WSTC
- Stamford, Connecticut; United States;
- Broadcast area: Stamford-Norwalk, Connecticut
- Frequency: 1400 kHz

Programming
- Format: Public radio; news/talk;

Ownership
- Owner: Sacred Heart University
- Sister stations: WSHU; WSHU-FM; WSUF;

History
- First air date: September 18, 1941
- Former call signs: WSRR (1941–1946)
- Call sign meaning: Stamford, Connecticut

Technical information
- Licensing authority: FCC
- Facility ID: 10660
- Class: C
- Power: 780 watts
- Transmitter coordinates: 41°2′49.3″N 73°31′34.4″W﻿ / ﻿41.047028°N 73.526222°W

Links
- Public license information: Public file; LMS;
- Website: www.wshu.org

= WSTC =

WSTC (1400 kHz) is a public AM radio station in Stamford, Connecticut. It serves the Stamford-Norwalk area with a non-commercial, listener-supported news/talk radio format, simulcast with co-owned WSHU (1260 AM) in Westport, Connecticut. WSTC is owned by Sacred Heart University.

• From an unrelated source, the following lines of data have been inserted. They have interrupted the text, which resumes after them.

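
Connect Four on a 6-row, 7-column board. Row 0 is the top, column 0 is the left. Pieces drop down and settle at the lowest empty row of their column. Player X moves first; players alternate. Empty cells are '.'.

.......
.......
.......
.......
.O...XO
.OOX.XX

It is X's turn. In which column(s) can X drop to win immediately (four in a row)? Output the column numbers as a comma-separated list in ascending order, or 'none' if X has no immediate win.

Answer: 4

Derivation:
col 0: drop X → no win
col 1: drop X → no win
col 2: drop X → no win
col 3: drop X → no win
col 4: drop X → WIN!
col 5: drop X → no win
col 6: drop X → no win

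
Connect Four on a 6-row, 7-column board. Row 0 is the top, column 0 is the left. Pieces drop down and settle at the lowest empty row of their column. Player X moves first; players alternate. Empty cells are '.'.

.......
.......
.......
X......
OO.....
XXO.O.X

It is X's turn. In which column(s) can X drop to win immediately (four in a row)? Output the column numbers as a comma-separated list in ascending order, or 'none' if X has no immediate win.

Answer: none

Derivation:
col 0: drop X → no win
col 1: drop X → no win
col 2: drop X → no win
col 3: drop X → no win
col 4: drop X → no win
col 5: drop X → no win
col 6: drop X → no win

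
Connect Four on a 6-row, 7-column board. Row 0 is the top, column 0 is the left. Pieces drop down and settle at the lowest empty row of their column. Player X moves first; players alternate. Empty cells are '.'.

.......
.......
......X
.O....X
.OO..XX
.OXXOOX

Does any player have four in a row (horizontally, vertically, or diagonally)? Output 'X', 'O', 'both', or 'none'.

X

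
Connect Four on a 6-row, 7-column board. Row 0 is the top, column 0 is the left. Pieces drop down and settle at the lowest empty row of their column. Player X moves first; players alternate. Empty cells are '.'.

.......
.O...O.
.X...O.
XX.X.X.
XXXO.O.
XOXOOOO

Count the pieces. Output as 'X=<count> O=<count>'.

X=10 O=10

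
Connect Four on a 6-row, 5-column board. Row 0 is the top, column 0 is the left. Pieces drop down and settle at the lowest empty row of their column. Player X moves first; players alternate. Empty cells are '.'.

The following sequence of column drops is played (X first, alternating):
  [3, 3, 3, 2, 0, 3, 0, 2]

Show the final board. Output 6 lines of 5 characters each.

Move 1: X drops in col 3, lands at row 5
Move 2: O drops in col 3, lands at row 4
Move 3: X drops in col 3, lands at row 3
Move 4: O drops in col 2, lands at row 5
Move 5: X drops in col 0, lands at row 5
Move 6: O drops in col 3, lands at row 2
Move 7: X drops in col 0, lands at row 4
Move 8: O drops in col 2, lands at row 4

Answer: .....
.....
...O.
...X.
X.OO.
X.OX.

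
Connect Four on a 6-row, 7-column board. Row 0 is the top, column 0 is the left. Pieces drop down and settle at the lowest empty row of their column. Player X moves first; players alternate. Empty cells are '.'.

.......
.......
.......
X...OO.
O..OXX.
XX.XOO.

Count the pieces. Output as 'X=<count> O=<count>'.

X=6 O=6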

Programming on WSTC and WSHU includes NPR shows Morning Edition, All Things Considered, Fresh Air with Terry Gross and 1A. A local staff supplies Connecticut news updates.

==History==
The station signed on the air on September 18, 1941, as WSRR. It became WSTC in 1946; the following year, it added an FM station, WSTC-FM (now WARW). From the 1950s through the 1980s, WSTC was a full service, middle of the road station, featuring popular adult music with local news and sports.

WSTC and WNLK (1350 AM) in Norwalk were sold by Cox Radio, Inc. in 2011 and were initially operated by Sacred Heart via a local marketing agreement (LMA). Prior to then, WSTC and WNLK simulcast a commercial news/talk format.

On January 25, 2016, WSTC dropped its public radio simulcast with WSHU (1260 AM) and went silent. It returned to the air on June 1, 2016, with a format of adult standards with some talk shows. That format lasted only a little more than a year. On July 10, 2017, WSTC returned to a simulcast of WSHU.